Mark Levin asked his listeners on Friday who should be supported for speaker of the House.  There is Kevin McCarthy, Boehner's #2, whom Mark Levin calls "Eric Cantor with ten fewer IQ points."  There is Daniel Webster, who is said to be very conservative but isn't really.  And now, apparently, there is Jason Chaffetz, who is somewhat conservative but who, as one of John Boehner's loyal minions, temporarily booted Mark Meadows from a committee assignment to punish Meadows for disloyalty to Boehner.

McCarthy is said to have most of the votes he needs to win.

Given that, Levin asked his listeners whom they would vote for.  He had some heated exchanges with callers and seemed rather dissatisfied with the suggestions he received – to put it mildly.

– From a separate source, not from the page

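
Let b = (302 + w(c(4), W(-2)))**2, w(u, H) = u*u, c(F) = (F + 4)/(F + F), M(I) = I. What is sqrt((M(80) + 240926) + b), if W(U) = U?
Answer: sqrt(332815) ≈ 576.90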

Well, let me make my own suggestion.  From their records, Chaffetz, Webster, and McCarthy are not solid conservatives.  Nonetheless, conservatives in the Freedom Caucus should interview each and ask all of them if they will be willing to risk a government "shutdown" to defund any of the following: abortion funding, Obamacare, Obama's illegal amnesty, or any other issue that is key to them.  The Freedom Caucus should stress that they are looking not for symbolic, standalone votes on these topics, but for real votes attached to the budget or debt ceiling increases to fight for Republican priorities.

If one of the candidates actually agrees to confront Obama legislatively, in a real way, on some of these topics, the caucus could support that candidate for speaker.  If the candidate goes back on his word, the caucus could move to declare the speakership vacant again and do to the new Speaker what they did for Boehner.

If none of the candidates will concretely, in writing, promise to confront Obama using the budgetary tools at their disposal, then the Freedom Caucus should abstain from the vote in the Republican conference.

Keep in mind that there are not one, but two votes for Speaker.  First the Republican conference votes to select its candidate, and then the entire House votes.  The presumption is that on the second vote, all Republicans will vote for the Republican candidate.  But if the Freedom Caucus stay together as a bloc, they can threaten not to vote for the Republican candidate for speakership, denying him the post, since Democrats will be voting for the skeletal Nancy Pelosi and nearly all Republicans would be needed to beat her.  This tactic would put pressure on the Republican nominee to agree to confront Obama on at least some matters.

The Freedom Caucus is numerically too small a minority to elect one of its own as speaker, but it does have the numbers, if it stays together, to extract important concessions from the next speaker.

Don't hold your breath for any of this to happen. I expect that the Freedom Caucus will settle for some vague promises and get quickly betrayed, and all will continue as usual.